RBS Image copyright AFP

The word seems almost benign - a "glitch" affecting computer systems at the Royal Bank of Scotland.

But "glitch", when it involves payments to individuals and businesses likely to total many millions of pounds, does not do the issue justice.

RBS needs another technical malfunction leaving hundreds of thousands of customers without a proper understanding of their bank balance like it needs another chief executive called Fred Goodwin.

That is, not at all.

RBS insists the problem, which involves RBS itself as well as NatWest, Ulster Bank and Coutts (banks RBS owns), will be resolved by Saturday.

Which appears a relatively relaxed timetable, to put it mildly.

Andrew Tyrie, the chairman of the Treasury select committee, described the four-day delay as "unacceptable".

"Restoration of payments should be a top priority," he said.

"It is crucial for those in the greatest financial need and also those who find it difficult to go to a branch.

"These failures should concern both the conduct and prudential regulators."

The regulators, the Financial Conduct Authority (FCA) and the Prudential Regulation Authority (PRA), will certainly be taking a close interest.

In November last year, RBS faced the biggest fine in retail banking history when the FCA and the PRA hit the bank with a £56m bill.

It was punishment for a major computer meltdown two years earlier - again described as a "glitch" - which affected 6.5 million customers.

Similar to today, in that case payments were not processed, meaning that wages were not paid and bills were left outstanding.
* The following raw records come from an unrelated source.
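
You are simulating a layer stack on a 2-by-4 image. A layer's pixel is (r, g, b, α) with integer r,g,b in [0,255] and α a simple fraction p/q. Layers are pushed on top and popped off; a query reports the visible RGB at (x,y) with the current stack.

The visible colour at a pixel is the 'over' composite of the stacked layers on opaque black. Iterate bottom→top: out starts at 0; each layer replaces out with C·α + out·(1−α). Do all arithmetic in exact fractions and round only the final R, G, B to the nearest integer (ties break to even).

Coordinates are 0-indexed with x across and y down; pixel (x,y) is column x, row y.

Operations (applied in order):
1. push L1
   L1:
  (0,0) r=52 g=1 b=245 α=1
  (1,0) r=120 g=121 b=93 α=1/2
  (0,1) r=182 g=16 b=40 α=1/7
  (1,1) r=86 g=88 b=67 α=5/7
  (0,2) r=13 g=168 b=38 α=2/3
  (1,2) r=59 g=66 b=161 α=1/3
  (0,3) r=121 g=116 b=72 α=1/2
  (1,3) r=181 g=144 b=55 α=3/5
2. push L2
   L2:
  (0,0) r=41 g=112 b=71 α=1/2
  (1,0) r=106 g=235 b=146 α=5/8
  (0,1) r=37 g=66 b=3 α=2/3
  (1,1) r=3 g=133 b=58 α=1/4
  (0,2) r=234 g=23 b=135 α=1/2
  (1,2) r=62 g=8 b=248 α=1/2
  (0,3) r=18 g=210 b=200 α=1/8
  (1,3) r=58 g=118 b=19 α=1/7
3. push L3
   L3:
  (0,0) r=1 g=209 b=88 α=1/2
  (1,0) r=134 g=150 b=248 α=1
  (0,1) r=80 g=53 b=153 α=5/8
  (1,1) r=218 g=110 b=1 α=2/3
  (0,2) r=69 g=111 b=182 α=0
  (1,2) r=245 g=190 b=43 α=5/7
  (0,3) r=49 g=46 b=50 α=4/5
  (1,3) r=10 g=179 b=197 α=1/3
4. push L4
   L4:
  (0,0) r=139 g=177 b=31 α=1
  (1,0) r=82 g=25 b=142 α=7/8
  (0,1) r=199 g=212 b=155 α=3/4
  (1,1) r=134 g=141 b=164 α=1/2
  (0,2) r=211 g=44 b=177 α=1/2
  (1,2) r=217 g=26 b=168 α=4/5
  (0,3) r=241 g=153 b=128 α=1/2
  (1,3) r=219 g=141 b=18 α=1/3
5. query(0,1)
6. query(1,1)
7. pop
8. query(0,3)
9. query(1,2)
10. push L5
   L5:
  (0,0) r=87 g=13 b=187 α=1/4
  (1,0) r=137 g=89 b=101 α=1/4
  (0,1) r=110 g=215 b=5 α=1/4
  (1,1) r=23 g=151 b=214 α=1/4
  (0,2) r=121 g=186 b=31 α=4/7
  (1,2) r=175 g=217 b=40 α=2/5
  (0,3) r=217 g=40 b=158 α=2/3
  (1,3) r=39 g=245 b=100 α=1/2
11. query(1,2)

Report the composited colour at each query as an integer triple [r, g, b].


at x=0,y=1 over L1,L2,L3,L4:
after L1 α=1/7: [26, 16/7, 40/7]
after L2 α=2/3: [100/3, 940/21, 82/21]
after L3 α=5/8: [125/2, 2795/56, 5437/56]
after L4 α=3/4: [1319/8, 38411/224, 31477/224]
= [165, 171, 141]

(1,1) stack=L1,L2,L3,L4; from [0,0,0]:
L1 α=5/7: [430/7, 440/7, 335/7]
L2 α=1/4: [1311/28, 2251/28, 1411/28]
L3 α=2/3: [13519/84, 8411/84, 489/28]
L4 α=1/2: [24775/168, 20255/168, 5081/56]
rounded: [147, 121, 91]

at x=0,y=3 over L1,L2,L3:
after L1 α=1/2: [121/2, 58, 36]
after L2 α=1/8: [883/16, 77, 113/2]
after L3 α=4/5: [4019/80, 261/5, 513/10]
= [50, 52, 51]

at x=1,y=2 over L1,L2,L3:
+L1 (α=1/3) → [59/3, 22, 161/3]
+L2 (α=1/2) → [245/6, 15, 905/6]
+L3 (α=5/7) → [560/3, 140, 1550/21]
= [187, 140, 74]

at x=1,y=2 over L1,L2,L3,L5:
+L1 (α=1/3) → [59/3, 22, 161/3]
+L2 (α=1/2) → [245/6, 15, 905/6]
+L3 (α=5/7) → [560/3, 140, 1550/21]
+L5 (α=2/5) → [182, 854/5, 422/7]
→ [182, 171, 60]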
Individuals and businesses were affected.

At its most basic, customers did not know how much money they had and were locked out of their accounts.

On top of the fine, RBS had to pay more than £70m in compensation.

Admittedly, today's problem is not of the same magnitude, and the affected 600,000 payments should been seen in the context of the 20 million transactions a day processed by RBS.

But after the major failure of 2012, which dragged on for weeks, again RBS has revealed that its technological processes lack essential robustness.

It has long been a problem across banking - archaic computer systems bolted together through a series of mergers and acquisitions which are out-of-date and too complicated to run.

A senior executive at RBS once described the bank's computer systems as resembling "15 different types of spaghetti".

It has been an under-resourced area for far too long, out of the public glare and too easily dismissed as a problem to be fixed "tomorrow".

Well, tomorrow came and went a long time ago, and RBS now insists that it is giving its technology the attention and the resources it deserves.

But with the government looking to start selling its 80% stake in RBS, the bank will need to reassure investors that it can service the, frankly, pretty simple banking needs of its customers without a "glitch".